M. Osy. - Ma proposition consiste à demander que la chambre décide la question.
M. H. de Brouckere. - Ce n’est pas là une proposition ; il faudrait que M. Osy dît : Je demande que M. de Theux cesse de siéger dans la chambre.
M. Osy. - Voici mon opinion sur la question ; je pense que M. de Theux, ayant accepté une fonction salariée, ne peut plus faire partie de la chambre.
M. Brabant, et plusieurs autres. - Ce n’est pas là une proposition. (Agitation.)
M. Dumortier. - Je suis de l’avis de M. H. de Brouckere ; ceci doit être l’objet d’une proposition faite dans la forme ordinaire. Si M. Osy ne veut qu’adresser des interpellations, il faut au moins attendre que l’honorable membre soit présent.
M. Destouvelles. - Toute proposition doit être faite par écrit et renvoyée aux sections pour savoir si elles en autorisent la lecture ; le règlement prescrit ensuite d’autres formalités, dont je demande qu’on ne s’écarte pas.
M. H. de Brouckere. - Je ne suis pas de l’avis de M. Destouvelles ni de M. Dumortier; je pense que la question peut être décidée sur une simple motion d’ordre, et, quand j’ai parlé de proposition, je n’ai pas voulu dire qu’une proposition fût faite dans la forme ordinaire, mais seulement que la chambre ne pouvait prendre de décision que sur une proposition formelle. Je pense, comme M. Osy, que M. de Theux doit se soumettre à une réélection ; mais, pour discuter la question, il est dans les convenances d’attendre qu’il soit présent à la séance.

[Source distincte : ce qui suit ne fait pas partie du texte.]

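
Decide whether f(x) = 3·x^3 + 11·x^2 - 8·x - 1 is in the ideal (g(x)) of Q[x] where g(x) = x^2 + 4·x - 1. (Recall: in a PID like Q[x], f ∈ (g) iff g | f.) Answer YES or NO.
In Q[x] the ideal (g) consists of all multiples of g, so f ∈ (g) iff g | f, i.e. iff the remainder of f on division by g is 0. Divide f by g (g is monic, so eliminate the leading term of the running remainder at each step):
  leading term 3·x^3: subtract (3·x)·g(x) = 3·x^3 + 12·x^2 - 3·x, leaving -x^2 - 5·x - 1
  leading term -x^2: subtract (-1)·g(x) = -x^2 - 4·x + 1, leaving -x - 2
The remainder r(x) = -x - 2 ≠ 0 (and deg r < deg g), so g ∤ f, i.e. f ∉ (g).

Final answer: NO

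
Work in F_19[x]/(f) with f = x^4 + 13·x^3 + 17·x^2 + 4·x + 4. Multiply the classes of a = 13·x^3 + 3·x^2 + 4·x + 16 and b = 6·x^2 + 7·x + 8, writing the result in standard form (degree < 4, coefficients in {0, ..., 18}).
Multiply as integer polynomials: a · b = 78·x^5 + 109·x^4 + 149·x^3 + 148·x^2 + 144·x + 128. Reducing coefficients mod 19: a · b ≡ 2·x^5 + 14·x^4 + 16·x^3 + 15·x^2 + 11·x + 14. Now divide by f(x) = x^4 + 13·x^3 + 17·x^2 + 4·x + 4 in F_19[x], eliminating the leading term at each step:
  leading term 2·x^5: subtract (2·x)·f(x) = 2·x^5 + 7·x^4 + 15·x^3 + 8·x^2 + 8·x, leaving 7·x^4 + x^3 + 7·x^2 + 3·x + 14 (coefficients mod 19)
  leading term 7·x^4: subtract (7)·f(x) = 7·x^4 + 15·x^3 + 5·x^2 + 9·x + 9, leaving 5·x^3 + 2·x^2 + 13·x + 5 (coefficients mod 19)
The degree is now < 4, so this is the remainder. Hence a · b ≡ 5·x^3 + 2·x^2 + 13·x + 5 in F_19[x]/(f).

Final answer: a · b ≡ 5·x^3 + 2·x^2 + 13·x + 5 (mod f(x))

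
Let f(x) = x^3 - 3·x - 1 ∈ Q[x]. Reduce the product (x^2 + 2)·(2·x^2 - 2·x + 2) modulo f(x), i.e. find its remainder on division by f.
First multiply in Q[x] without reducing: a · b = 2·x^4 - 2·x^3 + 6·x^2 - 4·x + 4. Now divide by f(x) = x^3 - 3·x - 1, eliminating the leading term at each step:
  leading term 2·x^4: subtract (2·x)·f(x) = 2·x^4 - 6·x^2 - 2·x, leaving -2·x^3 + 12·x^2 - 2·x + 4
  leading term -2·x^3: subtract (-2)·f(x) = -2·x^3 + 6·x + 2, leaving 12·x^2 - 8·x + 2
The degree is now < 3, so this is the remainder. Hence a · b ≡ 12·x^2 - 8·x + 2 in Q[x]/(f).

Final answer: a · b ≡ 12·x^2 - 8·x + 2 (mod f(x))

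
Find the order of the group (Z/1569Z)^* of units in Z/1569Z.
|(Z/1569Z)^*| = 1044

(Z/1569Z)^* consists of the classes a with gcd(a, 1569) = 1, so its order is φ(1569). φ is multiplicative, with φ(p^e) = p^e − p^(e−1). Factorise 1569 = 3 · 523. Then
  φ(1569) = (3 − 1) · (523 − 1) = 2 · 522 = 1044.
Thus |(Z/1569Z)^*| = 1044.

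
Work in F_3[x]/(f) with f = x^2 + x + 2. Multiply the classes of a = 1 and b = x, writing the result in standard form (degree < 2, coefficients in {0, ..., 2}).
a · b ≡ x (mod f(x))

Multiply as integer polynomials: a · b = x. Reducing coefficients mod 3: a · b ≡ x. This already has degree < 2, so no reduction by f is needed. Hence a · b ≡ x in F_3[x]/(f).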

- La chambre entend encore M. Jullien et M. Osy, qui sont d’avis que la chambre peut décider sur une simple motion d’ordre, et elle ajourne la discussion jusqu’à l’arrivée de M. de Theux.
M. le président. - Une proposition de M. Gendebien avait été renvoyée aux sections, qui en ont autorisé la lecture ; j’invite l’honorable membre à la lire.
M. Gendebien. - J’ai l’honneur de proposer à la chambre un projet de loi ainsi conçu :
« Article unique. Les aubergistes et les hôteliers sont exemptés de la contribution sur les foyers excédant le nombre de douze. »
L’orateur, du consentement de la chambre, développe sa proposition qui a pour but de ne faire tomber l’impôt que sur les riches, et d’en affranchir ceux qui, par leur profession, ont besoin d’un grand nombre de foyers. Il serait d’autant plus injuste de faire payer cette classe de contribuables, qu’ils paient déjà une patente au taux de laquelle le nombre des foyers a servi de base.
- La chambre prend la proposition en considération, et sur la demande de M. Mary, le bureau nomme une commission pour examiner le projet séance tenante.
La commission se compose de MM. Gendebien, Dumont, Destouvelles, Bourgeois, Legrelle et Verdussen.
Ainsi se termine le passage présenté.